Examining your relapse in more detail will help you get back on track; here are three steps to take right now:
1. Look at the circumstances surrounding your relapse. What, exactly, happened? What, specifically, could you have done differently before things reached the point of no return? Could you have reached for the phone to call your sponsor instead of reaching for the bottle after you got bad news? Could you have stayed put and practiced deep breathing instead of storming off to an old haunt? Write down your thoughts and discuss them with your counselor, sponsor and/or fellow group members.
2. List the details of your triggers. These are the specific activities, sights, sounds, or people, places or things that raised your relapse threat level to severe. Was it an emotional discussion, a stressful event at work, a tantalizing television commercial or a familiar smell – or perhaps a combination of triggers? Now, develop new plans for two or three of the major triggers, the ones most likely to cause another relapse. Needless to say, you’ll need to carefully avoid these triggers for a while, at least until you find new ways to cope with them.

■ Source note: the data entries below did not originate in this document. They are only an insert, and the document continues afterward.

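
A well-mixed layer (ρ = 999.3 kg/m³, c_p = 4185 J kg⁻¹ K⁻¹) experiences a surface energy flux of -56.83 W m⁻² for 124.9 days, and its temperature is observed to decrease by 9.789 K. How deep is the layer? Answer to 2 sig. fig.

15 m

Heat input Q = F Δt = -56.83 × 1.08×10^7 s = -6.13×10^8 J/m².
Required areal heat capacity C = Q / ΔT = 6.26×10^7 J/(m²·K).
Depth D = C / (ρ c_p) = 6.26×10^7 / (999.3 × 4185) = 15.0 m.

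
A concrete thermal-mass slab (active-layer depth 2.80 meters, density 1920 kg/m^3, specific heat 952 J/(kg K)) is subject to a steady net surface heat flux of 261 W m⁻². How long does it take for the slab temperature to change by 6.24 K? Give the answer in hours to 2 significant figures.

34 hours

Areal heat capacity C = ρ c_p D = 1920 × 952 × 2.80 = 5.12×10^6 J m⁻² K⁻¹.
Time required: Δt = C ΔT / F = 5.12×10^6 × 6.24 / 261 = 1.22×10^5 s.
In hours: 1.22×10^5 s / (3600 s/hour) = 34.0 hours.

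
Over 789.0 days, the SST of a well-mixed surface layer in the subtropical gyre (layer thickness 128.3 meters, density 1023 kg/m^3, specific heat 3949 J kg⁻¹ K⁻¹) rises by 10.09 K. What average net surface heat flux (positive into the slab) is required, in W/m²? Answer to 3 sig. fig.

Areal heat capacity C = ρ c_p D = 1023 × 3949 × 128.3 = 5.18×10^8 J/(m²·K).
Required heat per unit area: Q = C ΔT = 5.18×10^8 × 10.09 = 5.23×10^9 J/m².
Flux F = Q / Δt = 5.23×10^9 / 6.82×10^7 s = 76.7 W/m².

76.7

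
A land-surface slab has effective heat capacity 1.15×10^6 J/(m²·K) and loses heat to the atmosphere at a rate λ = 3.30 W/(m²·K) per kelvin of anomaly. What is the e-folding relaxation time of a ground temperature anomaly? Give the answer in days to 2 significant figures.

Areal heat capacity C = 1.15×10^6 J/(m²·K) (given).
Relaxation time τ = C / λ = 1.15×10^6 / 3.30 = 3.48×10^5 s.
In days: 3.48×10^5 s / (86400 s/day) = 4.03 days.

4.0 days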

3. Take a detailed look at what kept relapses at bay until now. Prior to your slip-up, what strategies or coping mechanisms seemed to work best for you? For example, did you head straight to the next available meeting after bumping into someone from your past? Or did you lace up your sneakers and go for a run to blow off some steam following a fight with your partner? List what’s worked before so you can see how to incorporate more of these strategies into your life now.
By learning from your relapse you’re building your defense arsenal to better cope with threatening situations in the future. Here are few more tips for resuming your sobriety after a relapse:
- Take care to get your body and mind back on track. If a relapse lasted a longer period of time you’ll need to prioritize regaining physical and mental strength through proper nutrition, adequate sleep, exercise, health care, counseling and regular attendance at self-help support group meetings.

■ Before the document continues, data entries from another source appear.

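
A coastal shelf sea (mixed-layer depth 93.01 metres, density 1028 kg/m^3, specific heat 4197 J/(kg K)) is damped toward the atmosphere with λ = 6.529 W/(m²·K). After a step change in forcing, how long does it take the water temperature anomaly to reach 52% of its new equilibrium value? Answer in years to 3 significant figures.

1.43 years

Areal heat capacity C = ρ c_p D = 1028 × 4197 × 93.01 = 4.01×10^8 J/(m²·K).
τ = C / λ = 4.01×10^8 / 6.529 = 6.15×10^7 s.
Fraction reached: 1 − e^(−t/τ) = 0.52 ⇒ t = −τ ln(1 − 0.52) = τ × 0.734.
t = 4.51×10^7 s = 1.43 years.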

- Stay focused on your recovery and only your recovery. Don’t try to concentrate on another major goal while you’re coming back from a relapse. You need time to get yourself together, and time to get stronger.
- Recognize incremental achievements. Rewarding yourself for achieving a goal of one week of sobriety, or one month without gambling, for example, is a great way of recognizing what you’ve accomplished and spurring you on to your next goal. Buy yourself some new workout clothes or treat yourself to a relaxing massage.

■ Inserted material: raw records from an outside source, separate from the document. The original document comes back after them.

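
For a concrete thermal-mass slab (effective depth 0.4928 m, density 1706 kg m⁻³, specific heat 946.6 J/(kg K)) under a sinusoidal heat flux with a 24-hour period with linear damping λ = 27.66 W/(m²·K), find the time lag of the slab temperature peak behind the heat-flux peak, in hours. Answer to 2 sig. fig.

4.3 hours

Areal heat capacity C = ρ c_p D = 1706 × 946.6 × 0.4928 = 7.96×10^5 J/(m²·K).
ω = 2π / 86400 s = 7.27×10^-5 s⁻¹.
Phase lag φ = arctan(Cω/λ) = arctan(57.9/27.66) = 1.12 rad.
Time lag = φ / ω = 1.12 / 7.27×10^-5 = 15500 s = 4.30 hours.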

- Seek support often. Keep in close contact with those who are most helpful to you. This may be your family members, close friends, co-workers, sponsor or other group members with whom you share similarities or friendship.
- Change your routine. Switch the way you drive to work, the order in which you do your exercises, the variety of cuisines you eat or prepare. This keeps things from getting stale and creates an aura of excitement and something new each day to look forward to.
- Don’t see relapse as failure. Never give up on your goal of recovery. Relapse is a brief return to addictive behavior; it doesn’t mean that you’re destined to fail if you’ve had a relapse. You may need to go back into treatment and/or intensive counseling so you can get back on the road to recovery.
- Always have new goals to strive for. Look toward the future, the way you want your life to be one year, five years, even 10 years down the road. Make plans that you can put into motion to achieve those goals. Remember, the rest of your life begins with the steps you take today. Your recovery begins now.